There is a choreography to this, an invisible division of labor so seamless I never had to learn it consciously. One part of me speaks. One part of me handles everything. Coins exchanged.
Items secured. Details managed. Life taken care of. I am free to simply be.
This is the most dangerous symptom. Not the failure, the freedom. Because when something else has always held the weight, you forget what it feels like to carry. When something else has always anticipated your needs, you forget how to need. When something else has always functioned so reliably, you stop monitoring whether it still does.

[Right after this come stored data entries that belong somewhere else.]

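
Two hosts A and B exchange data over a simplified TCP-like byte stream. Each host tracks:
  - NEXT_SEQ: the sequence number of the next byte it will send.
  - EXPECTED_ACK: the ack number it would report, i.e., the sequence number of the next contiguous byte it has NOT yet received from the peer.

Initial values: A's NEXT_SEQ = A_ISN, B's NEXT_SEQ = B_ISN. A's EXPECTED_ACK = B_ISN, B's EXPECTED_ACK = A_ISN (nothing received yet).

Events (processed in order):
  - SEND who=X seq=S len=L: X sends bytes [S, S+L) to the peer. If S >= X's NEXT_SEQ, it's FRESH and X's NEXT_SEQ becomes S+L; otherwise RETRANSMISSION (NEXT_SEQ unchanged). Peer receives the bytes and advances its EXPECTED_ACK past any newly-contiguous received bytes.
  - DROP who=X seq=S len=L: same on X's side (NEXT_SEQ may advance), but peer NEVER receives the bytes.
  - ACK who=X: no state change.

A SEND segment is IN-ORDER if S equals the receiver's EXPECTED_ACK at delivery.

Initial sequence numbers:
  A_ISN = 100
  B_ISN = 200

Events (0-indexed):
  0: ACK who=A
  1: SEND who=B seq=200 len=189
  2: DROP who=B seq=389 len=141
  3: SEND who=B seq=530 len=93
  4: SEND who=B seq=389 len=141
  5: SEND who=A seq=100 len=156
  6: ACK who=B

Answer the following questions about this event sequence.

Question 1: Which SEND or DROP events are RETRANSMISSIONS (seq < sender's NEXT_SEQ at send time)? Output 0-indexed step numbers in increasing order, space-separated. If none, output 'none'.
Step 1: SEND seq=200 -> fresh
Step 2: DROP seq=389 -> fresh
Step 3: SEND seq=530 -> fresh
Step 4: SEND seq=389 -> retransmit
Step 5: SEND seq=100 -> fresh

Answer: 4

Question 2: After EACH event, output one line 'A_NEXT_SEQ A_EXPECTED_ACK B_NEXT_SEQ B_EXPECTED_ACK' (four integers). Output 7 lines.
100 200 200 100
100 389 389 100
100 389 530 100
100 389 623 100
100 623 623 100
256 623 623 256
256 623 623 256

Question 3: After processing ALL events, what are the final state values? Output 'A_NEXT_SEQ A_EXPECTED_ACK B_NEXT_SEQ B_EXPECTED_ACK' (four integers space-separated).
After event 0: A_seq=100 A_ack=200 B_seq=200 B_ack=100
After event 1: A_seq=100 A_ack=389 B_seq=389 B_ack=100
After event 2: A_seq=100 A_ack=389 B_seq=530 B_ack=100
After event 3: A_seq=100 A_ack=389 B_seq=623 B_ack=100
After event 4: A_seq=100 A_ack=623 B_seq=623 B_ack=100
After event 5: A_seq=256 A_ack=623 B_seq=623 B_ack=256
After event 6: A_seq=256 A_ack=623 B_seq=623 B_ack=256

Answer: 256 623 623 256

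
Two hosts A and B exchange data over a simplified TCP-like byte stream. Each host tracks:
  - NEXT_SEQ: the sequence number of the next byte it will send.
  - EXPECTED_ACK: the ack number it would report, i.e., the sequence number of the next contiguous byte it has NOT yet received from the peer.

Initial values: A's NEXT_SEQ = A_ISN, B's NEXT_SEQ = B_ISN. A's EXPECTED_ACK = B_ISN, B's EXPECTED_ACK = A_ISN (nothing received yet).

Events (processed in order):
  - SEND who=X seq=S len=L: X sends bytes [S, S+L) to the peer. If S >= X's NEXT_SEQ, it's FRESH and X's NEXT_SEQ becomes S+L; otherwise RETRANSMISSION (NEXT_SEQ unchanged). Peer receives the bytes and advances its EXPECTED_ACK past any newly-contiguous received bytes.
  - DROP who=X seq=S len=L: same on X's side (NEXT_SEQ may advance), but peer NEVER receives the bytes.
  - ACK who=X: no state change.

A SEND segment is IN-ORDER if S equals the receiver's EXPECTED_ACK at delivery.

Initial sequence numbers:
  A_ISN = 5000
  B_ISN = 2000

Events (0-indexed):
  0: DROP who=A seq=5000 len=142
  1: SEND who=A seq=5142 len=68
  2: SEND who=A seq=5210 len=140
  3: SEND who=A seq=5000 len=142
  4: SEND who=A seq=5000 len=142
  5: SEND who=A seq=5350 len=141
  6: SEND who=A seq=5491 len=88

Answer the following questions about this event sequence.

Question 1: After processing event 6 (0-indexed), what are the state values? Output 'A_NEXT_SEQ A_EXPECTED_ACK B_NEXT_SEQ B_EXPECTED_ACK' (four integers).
After event 0: A_seq=5142 A_ack=2000 B_seq=2000 B_ack=5000
After event 1: A_seq=5210 A_ack=2000 B_seq=2000 B_ack=5000
After event 2: A_seq=5350 A_ack=2000 B_seq=2000 B_ack=5000
After event 3: A_seq=5350 A_ack=2000 B_seq=2000 B_ack=5350
After event 4: A_seq=5350 A_ack=2000 B_seq=2000 B_ack=5350
After event 5: A_seq=5491 A_ack=2000 B_seq=2000 B_ack=5491
After event 6: A_seq=5579 A_ack=2000 B_seq=2000 B_ack=5579

5579 2000 2000 5579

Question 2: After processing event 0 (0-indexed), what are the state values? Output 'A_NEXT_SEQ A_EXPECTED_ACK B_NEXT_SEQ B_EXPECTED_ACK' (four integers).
After event 0: A_seq=5142 A_ack=2000 B_seq=2000 B_ack=5000

5142 2000 2000 5000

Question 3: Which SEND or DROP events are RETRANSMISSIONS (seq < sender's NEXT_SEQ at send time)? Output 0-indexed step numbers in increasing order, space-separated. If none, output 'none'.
Answer: 3 4

Derivation:
Step 0: DROP seq=5000 -> fresh
Step 1: SEND seq=5142 -> fresh
Step 2: SEND seq=5210 -> fresh
Step 3: SEND seq=5000 -> retransmit
Step 4: SEND seq=5000 -> retransmit
Step 5: SEND seq=5350 -> fresh
Step 6: SEND seq=5491 -> fresh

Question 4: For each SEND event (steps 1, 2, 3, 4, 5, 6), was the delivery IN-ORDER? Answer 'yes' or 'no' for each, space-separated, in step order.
Answer: no no yes no yes yes

Derivation:
Step 1: SEND seq=5142 -> out-of-order
Step 2: SEND seq=5210 -> out-of-order
Step 3: SEND seq=5000 -> in-order
Step 4: SEND seq=5000 -> out-of-order
Step 5: SEND seq=5350 -> in-order
Step 6: SEND seq=5491 -> in-order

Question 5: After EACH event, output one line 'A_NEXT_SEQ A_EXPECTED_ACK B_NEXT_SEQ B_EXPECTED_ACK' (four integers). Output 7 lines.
5142 2000 2000 5000
5210 2000 2000 5000
5350 2000 2000 5000
5350 2000 2000 5350
5350 2000 2000 5350
5491 2000 2000 5491
5579 2000 2000 5579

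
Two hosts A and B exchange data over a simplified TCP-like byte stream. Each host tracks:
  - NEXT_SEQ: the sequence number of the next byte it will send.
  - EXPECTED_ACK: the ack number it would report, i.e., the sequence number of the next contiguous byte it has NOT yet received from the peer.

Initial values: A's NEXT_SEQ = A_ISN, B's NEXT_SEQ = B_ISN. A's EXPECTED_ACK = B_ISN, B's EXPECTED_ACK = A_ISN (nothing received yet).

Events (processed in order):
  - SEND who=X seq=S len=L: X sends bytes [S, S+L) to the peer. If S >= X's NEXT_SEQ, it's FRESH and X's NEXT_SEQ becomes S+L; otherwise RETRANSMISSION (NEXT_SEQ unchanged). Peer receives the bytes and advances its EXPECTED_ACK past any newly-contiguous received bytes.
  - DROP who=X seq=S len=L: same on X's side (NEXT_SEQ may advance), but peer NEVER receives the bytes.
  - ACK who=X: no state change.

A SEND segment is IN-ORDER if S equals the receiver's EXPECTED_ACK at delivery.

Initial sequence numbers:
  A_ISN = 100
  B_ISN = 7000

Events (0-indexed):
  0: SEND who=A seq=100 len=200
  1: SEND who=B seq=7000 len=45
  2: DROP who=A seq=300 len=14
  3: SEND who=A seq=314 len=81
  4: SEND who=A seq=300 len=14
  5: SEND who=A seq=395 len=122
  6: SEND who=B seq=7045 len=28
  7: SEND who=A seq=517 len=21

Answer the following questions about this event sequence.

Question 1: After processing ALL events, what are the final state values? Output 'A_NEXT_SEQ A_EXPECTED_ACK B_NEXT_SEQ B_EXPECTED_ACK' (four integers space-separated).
Answer: 538 7073 7073 538

Derivation:
After event 0: A_seq=300 A_ack=7000 B_seq=7000 B_ack=300
After event 1: A_seq=300 A_ack=7045 B_seq=7045 B_ack=300
After event 2: A_seq=314 A_ack=7045 B_seq=7045 B_ack=300
After event 3: A_seq=395 A_ack=7045 B_seq=7045 B_ack=300
After event 4: A_seq=395 A_ack=7045 B_seq=7045 B_ack=395
After event 5: A_seq=517 A_ack=7045 B_seq=7045 B_ack=517
After event 6: A_seq=517 A_ack=7073 B_seq=7073 B_ack=517
After event 7: A_seq=538 A_ack=7073 B_seq=7073 B_ack=538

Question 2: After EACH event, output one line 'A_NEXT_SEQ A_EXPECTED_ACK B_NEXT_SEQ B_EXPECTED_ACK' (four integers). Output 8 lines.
300 7000 7000 300
300 7045 7045 300
314 7045 7045 300
395 7045 7045 300
395 7045 7045 395
517 7045 7045 517
517 7073 7073 517
538 7073 7073 538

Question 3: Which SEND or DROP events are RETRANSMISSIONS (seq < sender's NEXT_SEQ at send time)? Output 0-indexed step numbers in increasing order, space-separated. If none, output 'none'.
Step 0: SEND seq=100 -> fresh
Step 1: SEND seq=7000 -> fresh
Step 2: DROP seq=300 -> fresh
Step 3: SEND seq=314 -> fresh
Step 4: SEND seq=300 -> retransmit
Step 5: SEND seq=395 -> fresh
Step 6: SEND seq=7045 -> fresh
Step 7: SEND seq=517 -> fresh

Answer: 4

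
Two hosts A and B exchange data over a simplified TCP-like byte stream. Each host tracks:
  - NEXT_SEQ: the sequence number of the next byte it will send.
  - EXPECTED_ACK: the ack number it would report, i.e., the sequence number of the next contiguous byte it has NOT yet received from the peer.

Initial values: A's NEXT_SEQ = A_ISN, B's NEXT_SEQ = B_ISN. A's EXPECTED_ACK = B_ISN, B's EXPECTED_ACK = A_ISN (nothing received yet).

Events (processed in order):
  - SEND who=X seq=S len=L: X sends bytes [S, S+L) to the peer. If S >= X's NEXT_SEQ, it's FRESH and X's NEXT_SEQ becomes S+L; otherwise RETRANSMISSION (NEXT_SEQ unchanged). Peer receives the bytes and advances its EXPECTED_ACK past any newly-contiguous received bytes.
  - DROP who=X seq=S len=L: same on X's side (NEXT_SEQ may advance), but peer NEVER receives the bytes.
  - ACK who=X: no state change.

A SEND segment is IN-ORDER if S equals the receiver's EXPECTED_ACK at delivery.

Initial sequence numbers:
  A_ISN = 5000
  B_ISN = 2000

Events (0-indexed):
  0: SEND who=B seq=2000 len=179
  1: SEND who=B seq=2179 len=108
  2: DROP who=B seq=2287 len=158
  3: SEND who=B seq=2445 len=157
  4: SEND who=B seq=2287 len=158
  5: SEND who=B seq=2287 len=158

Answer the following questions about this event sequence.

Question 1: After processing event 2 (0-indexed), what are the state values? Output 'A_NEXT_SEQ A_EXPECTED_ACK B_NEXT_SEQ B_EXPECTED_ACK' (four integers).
After event 0: A_seq=5000 A_ack=2179 B_seq=2179 B_ack=5000
After event 1: A_seq=5000 A_ack=2287 B_seq=2287 B_ack=5000
After event 2: A_seq=5000 A_ack=2287 B_seq=2445 B_ack=5000

5000 2287 2445 5000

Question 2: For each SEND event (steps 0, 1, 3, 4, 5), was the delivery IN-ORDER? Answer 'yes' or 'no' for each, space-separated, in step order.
Step 0: SEND seq=2000 -> in-order
Step 1: SEND seq=2179 -> in-order
Step 3: SEND seq=2445 -> out-of-order
Step 4: SEND seq=2287 -> in-order
Step 5: SEND seq=2287 -> out-of-order

Answer: yes yes no yes no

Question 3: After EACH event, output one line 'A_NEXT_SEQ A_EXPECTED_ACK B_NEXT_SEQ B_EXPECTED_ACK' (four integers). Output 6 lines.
5000 2179 2179 5000
5000 2287 2287 5000
5000 2287 2445 5000
5000 2287 2602 5000
5000 2602 2602 5000
5000 2602 2602 5000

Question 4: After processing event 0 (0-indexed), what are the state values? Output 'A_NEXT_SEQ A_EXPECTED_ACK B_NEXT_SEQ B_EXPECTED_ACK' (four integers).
After event 0: A_seq=5000 A_ack=2179 B_seq=2179 B_ack=5000

5000 2179 2179 5000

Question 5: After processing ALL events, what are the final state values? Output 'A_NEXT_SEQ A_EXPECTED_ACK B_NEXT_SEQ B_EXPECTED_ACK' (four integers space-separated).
Answer: 5000 2602 2602 5000

Derivation:
After event 0: A_seq=5000 A_ack=2179 B_seq=2179 B_ack=5000
After event 1: A_seq=5000 A_ack=2287 B_seq=2287 B_ack=5000
After event 2: A_seq=5000 A_ack=2287 B_seq=2445 B_ack=5000
After event 3: A_seq=5000 A_ack=2287 B_seq=2602 B_ack=5000
After event 4: A_seq=5000 A_ack=2602 B_seq=2602 B_ack=5000
After event 5: A_seq=5000 A_ack=2602 B_seq=2602 B_ack=5000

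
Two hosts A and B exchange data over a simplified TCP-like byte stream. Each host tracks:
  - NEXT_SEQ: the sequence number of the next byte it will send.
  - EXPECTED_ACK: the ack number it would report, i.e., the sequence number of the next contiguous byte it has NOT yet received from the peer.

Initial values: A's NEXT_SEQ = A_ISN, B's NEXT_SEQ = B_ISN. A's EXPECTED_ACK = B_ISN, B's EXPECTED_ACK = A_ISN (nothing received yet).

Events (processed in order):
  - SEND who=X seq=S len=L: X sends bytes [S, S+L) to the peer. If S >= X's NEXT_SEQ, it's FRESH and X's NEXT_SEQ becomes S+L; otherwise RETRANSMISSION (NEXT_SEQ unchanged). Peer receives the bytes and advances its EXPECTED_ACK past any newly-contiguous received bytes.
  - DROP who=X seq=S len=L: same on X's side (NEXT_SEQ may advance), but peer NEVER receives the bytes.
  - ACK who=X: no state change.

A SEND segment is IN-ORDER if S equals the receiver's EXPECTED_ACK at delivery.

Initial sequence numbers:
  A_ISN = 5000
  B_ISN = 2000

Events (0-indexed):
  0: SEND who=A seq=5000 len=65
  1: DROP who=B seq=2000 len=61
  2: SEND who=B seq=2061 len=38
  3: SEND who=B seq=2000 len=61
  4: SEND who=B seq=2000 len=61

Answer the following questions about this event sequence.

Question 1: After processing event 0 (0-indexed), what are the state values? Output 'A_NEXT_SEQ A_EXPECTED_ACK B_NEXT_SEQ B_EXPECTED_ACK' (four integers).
After event 0: A_seq=5065 A_ack=2000 B_seq=2000 B_ack=5065

5065 2000 2000 5065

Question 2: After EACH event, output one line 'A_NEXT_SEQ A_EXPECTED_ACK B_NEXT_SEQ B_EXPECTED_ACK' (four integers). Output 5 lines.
5065 2000 2000 5065
5065 2000 2061 5065
5065 2000 2099 5065
5065 2099 2099 5065
5065 2099 2099 5065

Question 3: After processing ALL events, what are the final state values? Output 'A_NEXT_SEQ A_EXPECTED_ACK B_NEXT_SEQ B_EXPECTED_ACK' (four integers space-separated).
After event 0: A_seq=5065 A_ack=2000 B_seq=2000 B_ack=5065
After event 1: A_seq=5065 A_ack=2000 B_seq=2061 B_ack=5065
After event 2: A_seq=5065 A_ack=2000 B_seq=2099 B_ack=5065
After event 3: A_seq=5065 A_ack=2099 B_seq=2099 B_ack=5065
After event 4: A_seq=5065 A_ack=2099 B_seq=2099 B_ack=5065

Answer: 5065 2099 2099 5065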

Phantom limb is not just sensation. It is dependency that outlives its source.
It's been a decade. I am standing here now. One functional hand. One ghost arm.
One shattered illusion, learning painfully, awkwardly, hilariously how to live for myself for the first time, and it is terrifying, and it is inconvenient, and it is the hardest thing I have ever done. Harder than dying, harder than coming back, because at least when I died, I didn't have to learn how to open a jar on my own, or how to live without ghosts.
>> I didn't have to learn how to open a jar on my own, or how to live without ghosts.